The habits of mind and habitual actions of cybersecurity professionals, and STEM professionals generally, involve a high degree of creative problem solving, emergent negotiated action in groups, making sense of complexity that seems chaotic, and other “21st century skills.” need to feel a sense of identification with STEM fields and endeavors. This project aims at helping middle school students learn the habits that have become second nature to cybersecurity professionals in a way that is culturally and developmentally appropriate and that effectively simulates the habitual actions of cybersecurity professionals while also teaching them about and promoting this field of study, associated careers, and also teaching them, at this young age, to adopt safe cybersecurity habits. This project will create a collectible card game (CCG) similar to other battle card games (such as Magic: The Gathering, Yu-Ghi-Oh!, Pokémon, and Cardfight Vanguard) for teaching the habits that have become second nature to cybersecurity professionals to underrepresented groups of middle school children (grades 6-8).
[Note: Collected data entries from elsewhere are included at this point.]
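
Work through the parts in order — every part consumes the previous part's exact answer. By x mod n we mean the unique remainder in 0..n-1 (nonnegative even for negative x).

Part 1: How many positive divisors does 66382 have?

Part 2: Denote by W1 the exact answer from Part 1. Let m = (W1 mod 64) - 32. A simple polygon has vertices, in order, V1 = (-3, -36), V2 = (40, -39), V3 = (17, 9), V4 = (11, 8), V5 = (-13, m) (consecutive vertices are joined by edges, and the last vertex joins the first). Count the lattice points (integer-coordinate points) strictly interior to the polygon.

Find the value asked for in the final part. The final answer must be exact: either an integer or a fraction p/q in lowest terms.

Part 1: 66382 = 2 * 33191; number of divisors = (1+1) * (1+1) = 4; answer 4
Part 2: W1 = 4; m = -28; cross terms: (-3*-39 - 40*-36)=1557, (40*9 - 17*-39)=1023, (17*8 - 11*9)=37, (11*-28 - -13*8)=-204, (-13*-36 - -3*-28)=384; twice the area = |2797| = 2797; area = 2797/2; boundary points = 1 + 1 + 1 + 12 + 2 = 17; strictly interior points = area - boundary/2 + 1 = 1391; answer 1391

1391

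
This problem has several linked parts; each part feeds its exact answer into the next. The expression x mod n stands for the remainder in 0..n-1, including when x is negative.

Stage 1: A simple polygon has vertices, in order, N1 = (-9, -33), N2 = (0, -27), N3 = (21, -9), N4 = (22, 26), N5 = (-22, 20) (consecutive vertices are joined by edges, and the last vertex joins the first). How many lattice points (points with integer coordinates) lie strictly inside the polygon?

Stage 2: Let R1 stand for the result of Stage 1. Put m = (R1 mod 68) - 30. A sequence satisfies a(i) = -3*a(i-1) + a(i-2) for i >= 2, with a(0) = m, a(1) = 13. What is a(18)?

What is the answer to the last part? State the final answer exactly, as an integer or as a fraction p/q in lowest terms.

-7517593582

Stage 1: cross terms: (-9*-27 - 0*-33)=243, (0*-9 - 21*-27)=567, (21*26 - 22*-9)=744, (22*20 - -22*26)=1012, (-22*-33 - -9*20)=906; twice the area = |3472| = 3472; area = 1736; boundary points = 3 + 3 + 1 + 2 + 1 = 10; strictly interior points = area - boundary/2 + 1 = 1732; answer 1732
Stage 2: R1 = 1732; m = 2; a(2) = -3*(13) + 1*(2) = -37; iterating: a(2)=-37, a(3)=124, a(4)=-409, a(5)=1351, a(6)=-4462, a(7)=14737, a(8)=-48673, a(9)=160756, a(10)=-530941, a(11)=1753579, a(12)=-5791678, a(13)=19128613, a(14)=-63177517, a(15)=208661164, a(16)=-689161009, a(17)=2276144191, a(18)=-7517593582; answer -7517593582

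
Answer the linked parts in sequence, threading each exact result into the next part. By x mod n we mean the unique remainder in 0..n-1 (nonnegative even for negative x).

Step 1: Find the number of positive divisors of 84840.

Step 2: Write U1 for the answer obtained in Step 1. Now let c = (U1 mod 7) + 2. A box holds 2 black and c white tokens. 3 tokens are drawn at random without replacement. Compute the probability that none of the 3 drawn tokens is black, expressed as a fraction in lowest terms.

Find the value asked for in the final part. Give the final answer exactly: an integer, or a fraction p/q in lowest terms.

1/10

Step 1: 84840 = 2^3 * 3 * 5 * 7 * 101; number of divisors = (3+1) * (1+1) * (1+1) * (1+1) * (1+1) = 64; answer 64
Step 2: U1 = 64; c = 3; total draws C(5,3) = 10; favorable C(3,3) = 1; P = 1/10; answer 1/10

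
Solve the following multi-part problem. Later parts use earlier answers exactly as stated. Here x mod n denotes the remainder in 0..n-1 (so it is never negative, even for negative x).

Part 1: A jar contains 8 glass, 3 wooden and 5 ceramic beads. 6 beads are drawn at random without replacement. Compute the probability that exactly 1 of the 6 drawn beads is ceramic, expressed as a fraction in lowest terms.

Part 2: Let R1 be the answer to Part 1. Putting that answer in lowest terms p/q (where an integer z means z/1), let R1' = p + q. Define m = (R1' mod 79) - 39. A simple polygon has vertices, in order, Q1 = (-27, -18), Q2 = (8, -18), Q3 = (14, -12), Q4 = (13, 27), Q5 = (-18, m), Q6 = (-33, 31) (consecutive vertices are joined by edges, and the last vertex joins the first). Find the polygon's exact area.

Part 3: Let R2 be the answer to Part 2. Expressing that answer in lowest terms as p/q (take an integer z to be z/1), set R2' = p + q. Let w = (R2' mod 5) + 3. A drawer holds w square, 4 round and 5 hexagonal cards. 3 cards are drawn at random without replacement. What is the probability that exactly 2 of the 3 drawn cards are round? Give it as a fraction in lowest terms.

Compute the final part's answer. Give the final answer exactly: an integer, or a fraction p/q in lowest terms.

Part 1: total draws C(16,6) = 8008; favorable C(5,1)*C(11,5) = 2310; P = 15/52; answer 15/52
Part 2: R1 = 15/52; threaded value p + q = 67; m = 28; cross terms: (-27*-18 - 8*-18)=630, (8*-12 - 14*-18)=156, (14*27 - 13*-12)=534, (13*28 - -18*27)=850, (-18*31 - -33*28)=366, (-33*-18 - -27*31)=1431; twice the area = |3967| = 3967; area = 3967/2; answer 3967/2
Part 3: R2 = 3967/2; threaded value p + q = 3969; w = 7; total draws C(16,3) = 560; favorable C(4,2)*C(12,1) = 72; P = 9/70; answer 9/70

9/70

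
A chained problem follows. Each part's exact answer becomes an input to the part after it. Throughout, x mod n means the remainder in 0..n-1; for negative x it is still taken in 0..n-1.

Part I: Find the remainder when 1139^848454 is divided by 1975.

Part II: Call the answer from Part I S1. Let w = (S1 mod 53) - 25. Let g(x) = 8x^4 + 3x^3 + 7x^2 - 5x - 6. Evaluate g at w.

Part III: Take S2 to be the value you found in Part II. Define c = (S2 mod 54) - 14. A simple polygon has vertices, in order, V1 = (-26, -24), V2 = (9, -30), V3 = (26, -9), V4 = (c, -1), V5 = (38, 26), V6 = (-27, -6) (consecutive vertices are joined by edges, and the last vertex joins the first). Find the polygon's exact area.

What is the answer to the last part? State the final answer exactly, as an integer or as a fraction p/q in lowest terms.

Part I: squarings mod 1975: 1139^1=1139, 1139^2=1721, 1139^4=1316, 1139^8=1756, 1139^16=561, 1139^32=696, 1139^64=541, 1139^128=381, 1139^256=986, 1139^512=496, 1139^1024=1116, 1139^2048=1206, 1139^4096=836, 1139^8192=1721, 1139^16384=1316, 1139^32768=1756, 1139^65536=561, 1139^131072=696, 1139^262144=541, 1139^524288=381; 1139^848454 = 1139^2 * 1139^4 * 1139^64 * 1139^512 * 1139^4096 * 1139^8192 * 1139^16384 * 1139^32768 * 1139^262144 * 1139^524288 = 591 (mod 1975); answer 591
Part II: S1 = 591; w = -17; 8*(-17)^4 + 3*(-17)^3 + 7*(-17)^2 - 5*(-17)^1 - 6 = (668168) + (-14739) + (2023) + (85) + (-6) = 655531; answer 655531
Part III: S2 = 655531; c = 11; cross terms: (-26*-30 - 9*-24)=996, (9*-9 - 26*-30)=699, (26*-1 - 11*-9)=73, (11*26 - 38*-1)=324, (38*-6 - -27*26)=474, (-27*-24 - -26*-6)=492; twice the area = |3058| = 3058; area = 1529; answer 1529

1529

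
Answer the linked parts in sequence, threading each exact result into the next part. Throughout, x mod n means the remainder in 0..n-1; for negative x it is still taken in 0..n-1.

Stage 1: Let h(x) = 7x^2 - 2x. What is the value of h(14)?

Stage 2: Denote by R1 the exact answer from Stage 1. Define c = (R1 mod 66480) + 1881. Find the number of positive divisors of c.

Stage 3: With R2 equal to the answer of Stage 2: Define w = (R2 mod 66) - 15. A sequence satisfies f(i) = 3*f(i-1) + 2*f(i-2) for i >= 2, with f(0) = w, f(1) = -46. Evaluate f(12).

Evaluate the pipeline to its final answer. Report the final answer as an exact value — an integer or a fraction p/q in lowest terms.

Stage 1: 7*(14)^2 - 2*(14)^1 = (1372) + (-28) = 1344; answer 1344
Stage 2: R1 = 1344; c = 3225; 3225 = 3 * 5^2 * 43; number of divisors = (1+1) * (2+1) * (1+1) = 12; answer 12
Stage 3: R2 = 12; w = -3; f(2) = 3*(-46) + 2*(-3) = -144; iterating: f(2)=-144, f(3)=-524, f(4)=-1860, f(5)=-6628, f(6)=-23604, f(7)=-84068, f(8)=-299412, f(9)=-1066372, f(10)=-3797940, f(11)=-13526564, f(12)=-48175572; answer -48175572

-48175572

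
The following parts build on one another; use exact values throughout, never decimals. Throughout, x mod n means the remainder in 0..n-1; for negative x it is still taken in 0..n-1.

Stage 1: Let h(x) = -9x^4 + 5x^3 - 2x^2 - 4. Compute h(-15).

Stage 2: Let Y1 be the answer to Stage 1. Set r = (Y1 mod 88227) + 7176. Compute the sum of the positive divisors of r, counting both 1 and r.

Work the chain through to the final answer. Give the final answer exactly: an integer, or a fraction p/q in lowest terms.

Stage 1: -9*(-15)^4 + 5*(-15)^3 - 2*(-15)^2 - 4 = (-455625) + (-16875) + (-450) + (-4) = -472954; answer -472954
Stage 2: Y1 = -472954; r = 63584; 63584 = 2^5 * 1987; sigma = (1 + 2 + 4 + 8 + 16 + 32) * (1 + 1987) = 63 * 1988 = 125244; answer 125244

125244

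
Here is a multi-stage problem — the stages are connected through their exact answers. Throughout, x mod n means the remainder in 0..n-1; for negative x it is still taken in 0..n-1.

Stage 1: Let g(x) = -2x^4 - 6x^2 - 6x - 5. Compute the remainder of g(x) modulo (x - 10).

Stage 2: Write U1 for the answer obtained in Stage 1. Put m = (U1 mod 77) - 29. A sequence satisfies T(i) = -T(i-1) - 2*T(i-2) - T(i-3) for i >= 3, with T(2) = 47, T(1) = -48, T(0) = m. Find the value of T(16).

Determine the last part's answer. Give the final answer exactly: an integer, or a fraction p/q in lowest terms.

Stage 1: remainder = value at the root: -2*(10)^4 - 6*(10)^2 - 6*(10)^1 - 5 = (-20000) + (-600) + (-60) + (-5) = -20665; answer -20665
Stage 2: U1 = -20665; m = 19; T(3) = -1*(47) - 2*(-48) - 1*(19) = 30; iterating: T(3)=30, T(4)=-76, T(5)=-31, T(6)=153, T(7)=-15, T(8)=-260, T(9)=137, T(10)=398, T(11)=-412, T(12)=-521, T(13)=947, T(14)=507, T(15)=-1880, T(16)=-81; answer -81

-81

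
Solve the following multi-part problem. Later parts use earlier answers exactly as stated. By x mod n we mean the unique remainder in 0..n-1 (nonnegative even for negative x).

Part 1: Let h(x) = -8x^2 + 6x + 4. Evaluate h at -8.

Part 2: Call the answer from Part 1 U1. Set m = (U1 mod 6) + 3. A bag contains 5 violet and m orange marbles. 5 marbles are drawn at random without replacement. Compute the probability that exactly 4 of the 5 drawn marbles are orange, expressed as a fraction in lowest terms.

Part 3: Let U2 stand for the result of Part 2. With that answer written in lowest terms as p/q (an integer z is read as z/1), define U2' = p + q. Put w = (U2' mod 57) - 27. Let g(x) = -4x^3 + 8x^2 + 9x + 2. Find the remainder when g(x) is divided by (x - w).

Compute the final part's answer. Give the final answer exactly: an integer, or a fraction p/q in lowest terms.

Part 1: -8*(-8)^2 + 6*(-8)^1 + 4 = (-512) + (-48) + (4) = -556; answer -556
Part 2: U1 = -556; m = 5; total draws C(10,5) = 252; favorable C(5,4)*C(5,1) = 25; P = 25/252; answer 25/252
Part 3: U2 = 25/252; threaded value p + q = 277; w = 22; remainder = value at the root: -4*(22)^3 + 8*(22)^2 + 9*(22)^1 + 2 = (-42592) + (3872) + (198) + (2) = -38520; answer -38520

-38520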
This CCG will be designed to meet the needs of middle grade students where they are both culturally and developmentally.
CySec is a collectible card game developed at the University of Illinois at Chicago through funding from the National Science Foundation. The game designed to teach urban middle school students about the principles of CyberSecurity and to increase their enthusiasm to pursue a career in CyberSecurity. Currently, CySec is in the Beta testing phase and will be available online for free in the fall of 2018.